The client should treat any close as terminal and not reconnect to the same
session_id.
Client implementation example¶
const ws = new WebSocket(`ws://localhost:8000/sessions/${sessionId}/speak_audio_stream`);
ws.binaryType = 'arraybuffer';
ws.onopen = () => {
ws.send(JSON.stringify({ type: 'config', sample_rate: 16000 }));
startMicrophoneCapture((pcmFrame /* Int16Array */) => {
ws.send(pcmFrame.buffer);
});
};
ws.onmessage = (e) => {
if (typeof e.data === 'string') {
const msg = JSON.parse(e.data);
if (msg.type === 'error') console.error(msg);
}
};
function stopRecording() {
ws.send(JSON.stringify({ type: 'eos' }));
}
import asyncio, json, websockets
async def stream_audio(session_id: str, pcm_chunks):
uri = f"ws://localhost:8000/sessions/{session_id}/speak_audio_stream"
async with websockets.connect(uri, max_size=2**22) as ws:
await ws.send(json.dumps({"type": "config", "sample_rate": 16000}))
for chunk in pcm_chunks: # iterable of 16-bit PCM bytes
await ws.send(chunk)
await ws.send(json.dumps({"type": "eos"}))
async for message in ws: # drain server status messages
if isinstance(message, str):
print(json.loads(message))
Event ordering and back-pressure¶
- Within a single speak or chat turn, events are emitted in causal order:
transcript→status:thinking→llm.delta→tts:start→tts:first_audio→frame→status:idle. frameevents are emitted in monotonically increasingframe_idx. Frame delivery on the WebRTC track is not gated on the corresponding SSE event being consumed.- The server applies no back-pressure on slow SSE consumers. A consumer that falls more than ~5 seconds behind may be disconnected.

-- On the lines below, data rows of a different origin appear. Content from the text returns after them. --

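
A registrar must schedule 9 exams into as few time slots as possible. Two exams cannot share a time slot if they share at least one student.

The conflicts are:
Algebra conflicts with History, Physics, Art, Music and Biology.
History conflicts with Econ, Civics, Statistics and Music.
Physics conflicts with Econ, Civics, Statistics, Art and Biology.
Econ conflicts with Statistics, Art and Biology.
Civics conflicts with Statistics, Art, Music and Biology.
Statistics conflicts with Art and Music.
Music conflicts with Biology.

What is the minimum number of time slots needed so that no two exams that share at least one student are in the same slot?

Physics, Civics, Statistics, Art pairwise conflict, so at least 4 time slots are needed.
4 time slots suffice: time slot 1 → {Algebra, Econ, Civics}; time slot 2 → {Statistics, Biology}; time slot 3 → {Physics, Music}; time slot 4 → {History, Art}. Every pair that conflicts lands in different time slots.

4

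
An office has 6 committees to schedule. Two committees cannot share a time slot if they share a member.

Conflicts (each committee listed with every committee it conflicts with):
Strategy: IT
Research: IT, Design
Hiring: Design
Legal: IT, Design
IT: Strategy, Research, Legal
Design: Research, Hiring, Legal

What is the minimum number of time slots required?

Legal and Design conflict, so at least 2 time slots are needed.
Using 2 time slots: Strategy=2, Research=2, Hiring=2, Legal=2, IT=1, Design=1. No two conflicting committees share a time slot.

2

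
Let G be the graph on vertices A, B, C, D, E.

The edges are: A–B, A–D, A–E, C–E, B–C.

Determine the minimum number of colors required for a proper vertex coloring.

C and E are adjacent, so at least 2 colors are needed.
A valid assignment using 2 colors: A=1, B=2, C=1, D=2, E=2. Each edge has distinct colors on its endpoints.

2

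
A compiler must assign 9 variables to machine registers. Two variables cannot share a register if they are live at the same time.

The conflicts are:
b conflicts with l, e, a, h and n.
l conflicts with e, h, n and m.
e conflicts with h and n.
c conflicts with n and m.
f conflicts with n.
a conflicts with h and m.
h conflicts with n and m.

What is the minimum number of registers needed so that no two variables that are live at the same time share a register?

5

b, l, e, h, n pairwise conflict, so at least 5 registers are needed.
Using 5 registers: b=3, l=4, e=5, c=2, f=2, a=4, h=2, n=1, m=1. Each listed conflict is separated.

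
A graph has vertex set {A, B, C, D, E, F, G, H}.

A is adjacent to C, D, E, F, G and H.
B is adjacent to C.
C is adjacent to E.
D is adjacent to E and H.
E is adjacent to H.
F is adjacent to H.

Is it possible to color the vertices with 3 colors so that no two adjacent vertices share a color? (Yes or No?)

A, D, E, H are pairwise adjacent (a clique of size 4), so at least 4 colors are needed.
So 3 colors are not enough.

No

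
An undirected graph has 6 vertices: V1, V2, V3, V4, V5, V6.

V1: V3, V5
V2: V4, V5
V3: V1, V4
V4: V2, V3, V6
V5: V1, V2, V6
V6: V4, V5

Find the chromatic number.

3

The cycle V3-V1-V5-V6-V4-V3 has odd length 5, so it cannot be 2-colored; at least 3 colors are needed.
3 colors suffice: color red → {V4, V5}; color blue → {V1, V2, V6}; color green → {V3}. No two adjacent vertices share a color.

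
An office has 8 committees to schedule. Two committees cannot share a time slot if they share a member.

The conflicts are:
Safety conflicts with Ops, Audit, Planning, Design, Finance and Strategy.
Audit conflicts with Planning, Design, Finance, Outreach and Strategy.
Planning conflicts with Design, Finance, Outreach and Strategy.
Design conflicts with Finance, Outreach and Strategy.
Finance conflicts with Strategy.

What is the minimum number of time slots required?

6

Safety, Audit, Planning, Design, Finance, Strategy all conflict with each other, so at least 6 time slots are needed.
6 time slots suffice: Safety=3, Ops=1, Audit=4, Planning=1, Design=2, Finance=6, Outreach=3, Strategy=5. Each listed conflict is separated.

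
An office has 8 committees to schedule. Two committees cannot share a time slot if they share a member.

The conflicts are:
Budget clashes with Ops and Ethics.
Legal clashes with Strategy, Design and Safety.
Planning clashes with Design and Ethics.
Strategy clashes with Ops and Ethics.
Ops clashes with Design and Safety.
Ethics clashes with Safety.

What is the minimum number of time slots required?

3

The cycle Ethics-Strategy-Ops-Design-Planning-Ethics has odd length 5, so it cannot be 2-colored; at least 3 time slots are needed.
3 time slots suffice: Budget=2, Legal=1, Planning=3, Strategy=2, Ops=1, Design=2, Ethics=1, Safety=2. No two conflicting committees share a time slot.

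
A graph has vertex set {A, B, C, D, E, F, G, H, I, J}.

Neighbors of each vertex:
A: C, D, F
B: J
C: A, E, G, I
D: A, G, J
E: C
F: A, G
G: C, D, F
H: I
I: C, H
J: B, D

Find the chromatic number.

D and G are adjacent, so at least 2 colors are needed.
One proper 2-coloring: A=2, B=1, C=1, D=1, E=2, F=1, G=2, H=1, I=2, J=2. Each edge has distinct colors on its endpoints.

2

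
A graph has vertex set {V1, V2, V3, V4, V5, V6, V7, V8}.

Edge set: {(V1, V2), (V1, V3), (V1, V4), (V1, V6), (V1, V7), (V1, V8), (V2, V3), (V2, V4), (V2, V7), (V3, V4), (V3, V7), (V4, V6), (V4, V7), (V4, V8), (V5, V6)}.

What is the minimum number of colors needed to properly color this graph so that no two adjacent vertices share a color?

V1, V2, V3, V4, V7 form a clique, so at least 5 colors are needed.
One proper 5-coloring: V1=R, V2=G, V3=Y, V4=B, V5=R, V6=G, V7=P, V8=G. Every edge joins two different colors.

5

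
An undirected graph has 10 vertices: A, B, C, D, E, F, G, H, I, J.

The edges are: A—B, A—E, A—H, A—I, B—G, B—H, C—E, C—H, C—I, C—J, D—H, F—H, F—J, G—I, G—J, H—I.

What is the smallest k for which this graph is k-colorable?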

- The WebSocket audio input does apply back-pressure: clients that send faster than the synthesis pipeline can absorb receive flow-control signals from the underlying transport.
Source files¶
apps/api/routes/events.py— SSE endpoint.apps/api/routes/sessions.py—speak_audio_streamWebSocket endpoint.opentalking/core/events.py— event schemas.opentalking/core/bus.py— pub/sub bus.